Hommage à un éditeur, Giovanni Calabrese
Giovanni Calabrese a été le fondateur et le directeur des éditions Liber (1990-2018).
Pendant près de trente ans nous avons reçu en service de presse les publications de la maison Liber. La curiosité nous a toujours poussés à découvrir sur le champ l’auteur choisi avec tant de soin par Giovanni Calabrese et expédié dans son modeste emballage de papier brun qui nous évitait les sempiternelles enveloppes matelassées et plastifiées.
En décembre 2018, nous recevions un dernier envoi que Calabrese, maintenant retraité, offrait à ses lecteurs, un Hommage de l’éditeur : « Cinq essais remarquables réunis et présentés par lui-même.
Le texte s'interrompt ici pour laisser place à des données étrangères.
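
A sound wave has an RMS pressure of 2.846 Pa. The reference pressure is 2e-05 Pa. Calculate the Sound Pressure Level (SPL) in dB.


Given values:
  p = 2.846 Pa
  p_ref = 2e-05 Pa
Formula: SPL = 20 * log10(p / p_ref)
Compute ratio: p / p_ref = 2.846 / 2e-05 = 142300
Compute log10: log10(142300) = 5.153205
Multiply: SPL = 20 * 5.153205 = 103.06

103.06 dB


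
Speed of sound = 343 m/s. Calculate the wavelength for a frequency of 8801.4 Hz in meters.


Given values:
  c = 343 m/s, f = 8801.4 Hz
Formula: lambda = c / f
lambda = 343 / 8801.4
lambda = 0.039

0.039 m


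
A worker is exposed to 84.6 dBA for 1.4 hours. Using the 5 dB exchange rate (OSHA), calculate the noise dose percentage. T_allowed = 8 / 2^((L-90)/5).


Given values:
  L = 84.6 dBA, T = 1.4 hours
Formula: T_allowed = 8 / 2^((L - 90) / 5)
Compute exponent: (84.6 - 90) / 5 = -1.08
Compute 2^(-1.08) = 0.473029
T_allowed = 8 / 0.473029 = 16.912282 hours
Dose = (T / T_allowed) * 100
Dose = (1.4 / 16.912282) * 100 = 8.28

8.28 %


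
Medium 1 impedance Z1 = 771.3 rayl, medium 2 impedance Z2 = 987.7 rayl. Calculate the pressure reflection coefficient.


Given values:
  Z1 = 771.3 rayl, Z2 = 987.7 rayl
Formula: R = (Z2 - Z1) / (Z2 + Z1)
Numerator: Z2 - Z1 = 987.7 - 771.3 = 216.4
Denominator: Z2 + Z1 = 987.7 + 771.3 = 1759.0
R = 216.4 / 1759.0 = 0.123

0.123


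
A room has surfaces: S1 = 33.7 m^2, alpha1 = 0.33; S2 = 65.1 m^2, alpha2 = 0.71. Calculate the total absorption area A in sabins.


Given surfaces:
  Surface 1: 33.7 * 0.33 = 11.121
  Surface 2: 65.1 * 0.71 = 46.221
Formula: A = sum(Si * alpha_i)
A = 11.121 + 46.221
A = 57.34

57.34 sabins


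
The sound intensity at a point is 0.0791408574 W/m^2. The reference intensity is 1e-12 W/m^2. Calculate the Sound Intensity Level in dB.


Given values:
  I = 0.0791408574 W/m^2
  I_ref = 1e-12 W/m^2
Formula: SIL = 10 * log10(I / I_ref)
Compute ratio: I / I_ref = 79140857400
Compute log10: log10(79140857400) = 10.898401
Multiply: SIL = 10 * 10.898401 = 108.98

108.98 dB


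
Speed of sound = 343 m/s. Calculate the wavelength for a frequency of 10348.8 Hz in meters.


Given values:
  c = 343 m/s, f = 10348.8 Hz
Formula: lambda = c / f
lambda = 343 / 10348.8
lambda = 0.0331

0.0331 m


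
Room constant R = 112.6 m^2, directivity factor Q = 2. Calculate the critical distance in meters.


Given values:
  R = 112.6 m^2, Q = 2
Formula: d_c = 0.141 * sqrt(Q * R)
Compute Q * R = 2 * 112.6 = 225.2
Compute sqrt(225.2) = 15.0067
d_c = 0.141 * 15.0067 = 2.116

2.116 m


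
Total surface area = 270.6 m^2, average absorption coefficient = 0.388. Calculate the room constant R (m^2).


Given values:
  S = 270.6 m^2, alpha = 0.388
Formula: R = S * alpha / (1 - alpha)
Numerator: 270.6 * 0.388 = 104.9928
Denominator: 1 - 0.388 = 0.612
R = 104.9928 / 0.612 = 171.56

171.56 m^2


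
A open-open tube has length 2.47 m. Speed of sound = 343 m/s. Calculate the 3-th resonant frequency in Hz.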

Jacques Beaudry, Le fantôme du monde;[1] Christophe Etemadzadeh, L’orgueil qu’on enferme; [2]Éric Gagnon, Les promesses du silence;[3] Louis Godbout, Hiérarchies[4] et Laurent-Michel Vacher, Dialogues en ruine[5] .
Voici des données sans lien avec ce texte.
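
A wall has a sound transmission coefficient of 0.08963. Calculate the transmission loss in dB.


Given values:
  tau = 0.08963
Formula: TL = 10 * log10(1 / tau)
Compute 1 / tau = 1 / 0.08963 = 11.157
Compute log10(11.157) = 1.047547
TL = 10 * 1.047547 = 10.48

10.48 dB


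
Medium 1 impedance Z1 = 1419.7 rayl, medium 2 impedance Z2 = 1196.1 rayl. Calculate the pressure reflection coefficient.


Given values:
  Z1 = 1419.7 rayl, Z2 = 1196.1 rayl
Formula: R = (Z2 - Z1) / (Z2 + Z1)
Numerator: Z2 - Z1 = 1196.1 - 1419.7 = -223.6
Denominator: Z2 + Z1 = 1196.1 + 1419.7 = 2615.8
R = -223.6 / 2615.8 = -0.0855

-0.0855


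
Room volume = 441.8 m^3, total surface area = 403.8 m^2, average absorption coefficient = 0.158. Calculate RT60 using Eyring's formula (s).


Given values:
  V = 441.8 m^3, S = 403.8 m^2, alpha = 0.158
Formula: RT60 = 0.161 * V / (-S * ln(1 - alpha))
Compute ln(1 - 0.158) = ln(0.842) = -0.171975
Denominator: -403.8 * -0.171975 = 69.4435
Numerator: 0.161 * 441.8 = 71.1298
RT60 = 71.1298 / 69.4435 = 1.024

1.024 s


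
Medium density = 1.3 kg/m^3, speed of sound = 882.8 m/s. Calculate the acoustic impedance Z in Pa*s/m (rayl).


Given values:
  rho = 1.3 kg/m^3
  c = 882.8 m/s
Formula: Z = rho * c
Z = 1.3 * 882.8
Z = 1147.64

1147.64 rayl


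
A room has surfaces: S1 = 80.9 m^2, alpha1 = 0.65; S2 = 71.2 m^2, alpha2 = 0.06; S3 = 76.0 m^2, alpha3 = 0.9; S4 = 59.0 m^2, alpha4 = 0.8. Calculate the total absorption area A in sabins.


Given surfaces:
  Surface 1: 80.9 * 0.65 = 52.585
  Surface 2: 71.2 * 0.06 = 4.272
  Surface 3: 76.0 * 0.9 = 68.4
  Surface 4: 59.0 * 0.8 = 47.2
Formula: A = sum(Si * alpha_i)
A = 52.585 + 4.272 + 68.4 + 47.2
A = 172.46

172.46 sabins


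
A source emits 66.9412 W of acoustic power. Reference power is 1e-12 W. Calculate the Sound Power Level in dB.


Given values:
  W = 66.9412 W
  W_ref = 1e-12 W
Formula: SWL = 10 * log10(W / W_ref)
Compute ratio: W / W_ref = 66941200000000
Compute log10: log10(66941200000000) = 13.825693
Multiply: SWL = 10 * 13.825693 = 138.26

138.26 dB


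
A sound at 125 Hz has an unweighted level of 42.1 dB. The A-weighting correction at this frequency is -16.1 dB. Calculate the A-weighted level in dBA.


Given values:
  SPL = 42.1 dB
  A-weighting at 125 Hz = -16.1 dB
Formula: L_A = SPL + A_weight
L_A = 42.1 + (-16.1)
L_A = 26.0

26.0 dBA


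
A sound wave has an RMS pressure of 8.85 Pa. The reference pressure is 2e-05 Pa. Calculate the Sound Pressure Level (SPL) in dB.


Given values:
  p = 8.85 Pa
  p_ref = 2e-05 Pa
Formula: SPL = 20 * log10(p / p_ref)
Compute ratio: p / p_ref = 8.85 / 2e-05 = 442500
Compute log10: log10(442500) = 5.645913
Multiply: SPL = 20 * 5.645913 = 112.92

112.92 dB


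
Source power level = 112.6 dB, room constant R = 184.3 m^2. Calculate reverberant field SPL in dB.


Given values:
  Lw = 112.6 dB, R = 184.3 m^2
Formula: SPL = Lw + 10 * log10(4 / R)
Compute 4 / R = 4 / 184.3 = 0.021704
Compute 10 * log10(0.021704) = -16.6346
SPL = 112.6 + (-16.6346) = 95.97

95.97 dB


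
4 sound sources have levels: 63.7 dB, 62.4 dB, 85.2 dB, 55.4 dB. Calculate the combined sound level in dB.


Formula: L_total = 10 * log10( sum(10^(Li/10)) )
  Source 1: 10^(63.7/10) = 2344228.8153
  Source 2: 10^(62.4/10) = 1737800.8287
  Source 3: 10^(85.2/10) = 331131121.4826
  Source 4: 10^(55.4/10) = 346736.8505
Sum of linear values = 335559887.9771
L_total = 10 * log10(335559887.9771) = 85.26

85.26 dB


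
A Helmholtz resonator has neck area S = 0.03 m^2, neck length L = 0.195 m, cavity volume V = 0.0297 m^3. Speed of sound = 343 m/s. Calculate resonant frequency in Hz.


Given values:
  S = 0.03 m^2, L = 0.195 m, V = 0.0297 m^3, c = 343 m/s
Formula: f = (c / (2*pi)) * sqrt(S / (V * L))
Compute V * L = 0.0297 * 0.195 = 0.0057915
Compute S / (V * L) = 0.03 / 0.0057915 = 5.18
Compute sqrt(5.18) = 2.275961
Compute c / (2*pi) = 343 / 6.283185 = 54.590148
f = 54.590148 * 2.275961 = 124.25

124.25 Hz


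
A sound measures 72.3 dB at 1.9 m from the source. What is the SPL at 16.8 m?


Given values:
  SPL1 = 72.3 dB, r1 = 1.9 m, r2 = 16.8 m
Formula: SPL2 = SPL1 - 20 * log10(r2 / r1)
Compute ratio: r2 / r1 = 16.8 / 1.9 = 8.8421
Compute log10: log10(8.8421) = 0.946555
Compute drop: 20 * 0.946555 = 18.9311
SPL2 = 72.3 - 18.9311 = 53.37

53.37 dB


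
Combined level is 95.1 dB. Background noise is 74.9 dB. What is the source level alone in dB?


Given values:
  L_total = 95.1 dB, L_bg = 74.9 dB
Formula: L_source = 10 * log10(10^(L_total/10) - 10^(L_bg/10))
Convert to linear:
  10^(95.1/10) = 3235936569.2963
  10^(74.9/10) = 30902954.3251
Difference: 3235936569.2963 - 30902954.3251 = 3205033614.9712
L_source = 10 * log10(3205033614.9712) = 95.06

95.06 dB


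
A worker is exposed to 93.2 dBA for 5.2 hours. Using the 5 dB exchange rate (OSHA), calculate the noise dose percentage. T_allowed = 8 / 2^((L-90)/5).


Given values:
  L = 93.2 dBA, T = 5.2 hours
Formula: T_allowed = 8 / 2^((L - 90) / 5)
Compute exponent: (93.2 - 90) / 5 = 0.64
Compute 2^(0.64) = 1.558329
T_allowed = 8 / 1.558329 = 5.133704 hours
Dose = (T / T_allowed) * 100
Dose = (5.2 / 5.133704) * 100 = 101.29

101.29 %


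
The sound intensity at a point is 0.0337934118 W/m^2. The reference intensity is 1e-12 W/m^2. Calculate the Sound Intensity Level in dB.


Given values:
  I = 0.0337934118 W/m^2
  I_ref = 1e-12 W/m^2
Formula: SIL = 10 * log10(I / I_ref)
Compute ratio: I / I_ref = 33793411800
Compute log10: log10(33793411800) = 10.528832
Multiply: SIL = 10 * 10.528832 = 105.29

105.29 dB


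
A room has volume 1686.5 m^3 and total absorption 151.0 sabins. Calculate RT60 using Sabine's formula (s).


Given values:
  V = 1686.5 m^3
  A = 151.0 sabins
Formula: RT60 = 0.161 * V / A
Numerator: 0.161 * 1686.5 = 271.5265
RT60 = 271.5265 / 151.0 = 1.798

1.798 s


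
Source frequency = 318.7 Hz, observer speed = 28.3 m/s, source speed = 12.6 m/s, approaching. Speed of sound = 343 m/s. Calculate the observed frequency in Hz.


Given values:
  f_s = 318.7 Hz, v_o = 28.3 m/s, v_s = 12.6 m/s
  Direction: approaching
Formula: f_o = f_s * (c + v_o) / (c - v_s)
Numerator: c + v_o = 343 + 28.3 = 371.3
Denominator: c - v_s = 343 - 12.6 = 330.4
f_o = 318.7 * 371.3 / 330.4 = 358.15

358.15 Hz


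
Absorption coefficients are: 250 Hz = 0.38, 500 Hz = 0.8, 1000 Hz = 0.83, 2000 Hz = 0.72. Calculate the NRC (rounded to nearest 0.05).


Given values:
  a_250 = 0.38, a_500 = 0.8
  a_1000 = 0.83, a_2000 = 0.72
Formula: NRC = (a250 + a500 + a1000 + a2000) / 4
Sum = 0.38 + 0.8 + 0.83 + 0.72 = 2.73
NRC = 2.73 / 4 = 0.6825
Rounded to nearest 0.05: 0.7

0.7


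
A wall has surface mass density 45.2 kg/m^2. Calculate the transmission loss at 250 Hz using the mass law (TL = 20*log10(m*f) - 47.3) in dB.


Given values:
  m = 45.2 kg/m^2, f = 250 Hz
Formula: TL = 20 * log10(m * f) - 47.3
Compute m * f = 45.2 * 250 = 11300.0
Compute log10(11300.0) = 4.053078
Compute 20 * 4.053078 = 81.0616
TL = 81.0616 - 47.3 = 33.76

33.76 dB


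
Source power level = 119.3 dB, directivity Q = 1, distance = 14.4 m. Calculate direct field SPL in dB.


Given values:
  Lw = 119.3 dB, Q = 1, r = 14.4 m
Formula: SPL = Lw + 10 * log10(Q / (4 * pi * r^2))
Compute 4 * pi * r^2 = 4 * pi * 14.4^2 = 2605.7626
Compute Q / denom = 1 / 2605.7626 = 0.00038376
Compute 10 * log10(0.00038376) = -34.1594
SPL = 119.3 + (-34.1594) = 85.14

85.14 dB


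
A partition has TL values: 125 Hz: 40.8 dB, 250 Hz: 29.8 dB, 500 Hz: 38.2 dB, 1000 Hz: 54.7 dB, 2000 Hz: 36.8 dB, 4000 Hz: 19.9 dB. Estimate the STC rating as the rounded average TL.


Given TL values at each frequency:
  125 Hz: 40.8 dB
  250 Hz: 29.8 dB
  500 Hz: 38.2 dB
  1000 Hz: 54.7 dB
  2000 Hz: 36.8 dB
  4000 Hz: 19.9 dB
Formula: STC ~ round(average of TL values)
Sum = 40.8 + 29.8 + 38.2 + 54.7 + 36.8 + 19.9 = 220.2
Average = 220.2 / 6 = 36.7
Rounded: 37

37


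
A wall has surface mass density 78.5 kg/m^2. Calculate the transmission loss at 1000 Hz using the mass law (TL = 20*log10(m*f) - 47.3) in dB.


Given values:
  m = 78.5 kg/m^2, f = 1000 Hz
Formula: TL = 20 * log10(m * f) - 47.3
Compute m * f = 78.5 * 1000 = 78500.0
Compute log10(78500.0) = 4.89487
Compute 20 * 4.89487 = 97.8974
TL = 97.8974 - 47.3 = 50.6

50.6 dB


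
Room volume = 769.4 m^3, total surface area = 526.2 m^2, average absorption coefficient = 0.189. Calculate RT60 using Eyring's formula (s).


Given values:
  V = 769.4 m^3, S = 526.2 m^2, alpha = 0.189
Formula: RT60 = 0.161 * V / (-S * ln(1 - alpha))
Compute ln(1 - 0.189) = ln(0.811) = -0.209487
Denominator: -526.2 * -0.209487 = 110.2321
Numerator: 0.161 * 769.4 = 123.8734
RT60 = 123.8734 / 110.2321 = 1.124

1.124 s


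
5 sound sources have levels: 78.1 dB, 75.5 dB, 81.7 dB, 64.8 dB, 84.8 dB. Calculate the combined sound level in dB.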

L’Encyclopédie et la Lettre de l’Agora ajoutent leur propre hommage à l’auteur de ce dernier ouvrage : une reconnaissance de la culture profonde qui présidait à ses choix, sa constante attention à l’actualité permettant la découverte de nouveaux écrivains de tous les âges et de toutes les provenances, éparpillés dans les divers secteurs culturels et éducatifs ainsi que sa rigoureuse gestion de sa maison d’édition par-delà les contraintes de l’édition et du marché du livre.
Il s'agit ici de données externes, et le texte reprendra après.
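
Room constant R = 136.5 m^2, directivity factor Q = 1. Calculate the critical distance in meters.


Given values:
  R = 136.5 m^2, Q = 1
Formula: d_c = 0.141 * sqrt(Q * R)
Compute Q * R = 1 * 136.5 = 136.5
Compute sqrt(136.5) = 11.6833
d_c = 0.141 * 11.6833 = 1.647

1.647 m


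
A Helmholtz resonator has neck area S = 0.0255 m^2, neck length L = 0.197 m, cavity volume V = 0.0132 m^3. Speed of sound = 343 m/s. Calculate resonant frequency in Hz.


Given values:
  S = 0.0255 m^2, L = 0.197 m, V = 0.0132 m^3, c = 343 m/s
Formula: f = (c / (2*pi)) * sqrt(S / (V * L))
Compute V * L = 0.0132 * 0.197 = 0.0026004
Compute S / (V * L) = 0.0255 / 0.0026004 = 9.8062
Compute sqrt(9.8062) = 3.131485
Compute c / (2*pi) = 343 / 6.283185 = 54.590148
f = 54.590148 * 3.131485 = 170.95

170.95 Hz


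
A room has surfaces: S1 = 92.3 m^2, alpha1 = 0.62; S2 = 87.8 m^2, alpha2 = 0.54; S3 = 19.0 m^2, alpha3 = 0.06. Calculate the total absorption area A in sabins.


Given surfaces:
  Surface 1: 92.3 * 0.62 = 57.226
  Surface 2: 87.8 * 0.54 = 47.412
  Surface 3: 19.0 * 0.06 = 1.14
Formula: A = sum(Si * alpha_i)
A = 57.226 + 47.412 + 1.14
A = 105.78

105.78 sabins


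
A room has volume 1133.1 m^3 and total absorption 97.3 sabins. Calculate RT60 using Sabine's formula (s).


Given values:
  V = 1133.1 m^3
  A = 97.3 sabins
Formula: RT60 = 0.161 * V / A
Numerator: 0.161 * 1133.1 = 182.4291
RT60 = 182.4291 / 97.3 = 1.875

1.875 s


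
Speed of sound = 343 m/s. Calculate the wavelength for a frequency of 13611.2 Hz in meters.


Given values:
  c = 343 m/s, f = 13611.2 Hz
Formula: lambda = c / f
lambda = 343 / 13611.2
lambda = 0.0252

0.0252 m


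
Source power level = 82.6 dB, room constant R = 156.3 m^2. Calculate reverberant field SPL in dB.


Given values:
  Lw = 82.6 dB, R = 156.3 m^2
Formula: SPL = Lw + 10 * log10(4 / R)
Compute 4 / R = 4 / 156.3 = 0.025592
Compute 10 * log10(0.025592) = -15.919
SPL = 82.6 + (-15.919) = 66.68

66.68 dB


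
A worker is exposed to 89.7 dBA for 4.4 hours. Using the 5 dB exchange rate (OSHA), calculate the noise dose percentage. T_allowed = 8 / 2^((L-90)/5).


Given values:
  L = 89.7 dBA, T = 4.4 hours
Formula: T_allowed = 8 / 2^((L - 90) / 5)
Compute exponent: (89.7 - 90) / 5 = -0.06
Compute 2^(-0.06) = 0.959264
T_allowed = 8 / 0.959264 = 8.339727 hours
Dose = (T / T_allowed) * 100
Dose = (4.4 / 8.339727) * 100 = 52.76

52.76 %


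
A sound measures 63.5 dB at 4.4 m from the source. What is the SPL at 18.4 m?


Given values:
  SPL1 = 63.5 dB, r1 = 4.4 m, r2 = 18.4 m
Formula: SPL2 = SPL1 - 20 * log10(r2 / r1)
Compute ratio: r2 / r1 = 18.4 / 4.4 = 4.1818
Compute log10: log10(4.1818) = 0.621363
Compute drop: 20 * 0.621363 = 12.4273
SPL2 = 63.5 - 12.4273 = 51.07

51.07 dB


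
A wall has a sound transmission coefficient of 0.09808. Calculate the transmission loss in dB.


Given values:
  tau = 0.09808
Formula: TL = 10 * log10(1 / tau)
Compute 1 / tau = 1 / 0.09808 = 10.1958
Compute log10(10.1958) = 1.008421
TL = 10 * 1.008421 = 10.08

10.08 dB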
Tous les auteurs cités dans Hommage de l’éditeur méritent la même attentive lecture que celle de l’éditeur qui les a choisis et accompagnés J’ai pour ma part découvert les aphorismes de Christophe Etemadzadeh, avec ce coup au cœur révélateur d’une chose rare : des pensées inspirées par un large spectre vital comme celles d’un La Rochefoucauld, d’un Chamfort ou d’un Rivarol ayant traversé les filtres inexorables du temps.
Sa définition de l’aphorisme : « L’aphorisme doit faire subir à la pensée ce qu’une lentille convergente fait subir à la lumière. » Mais preuve qu’il n’est pas enfermé dans cette convergence : « Le silence qui suit l’aphorisme crée une illusion de profondeur comme au fond d’une pièce un miroir. »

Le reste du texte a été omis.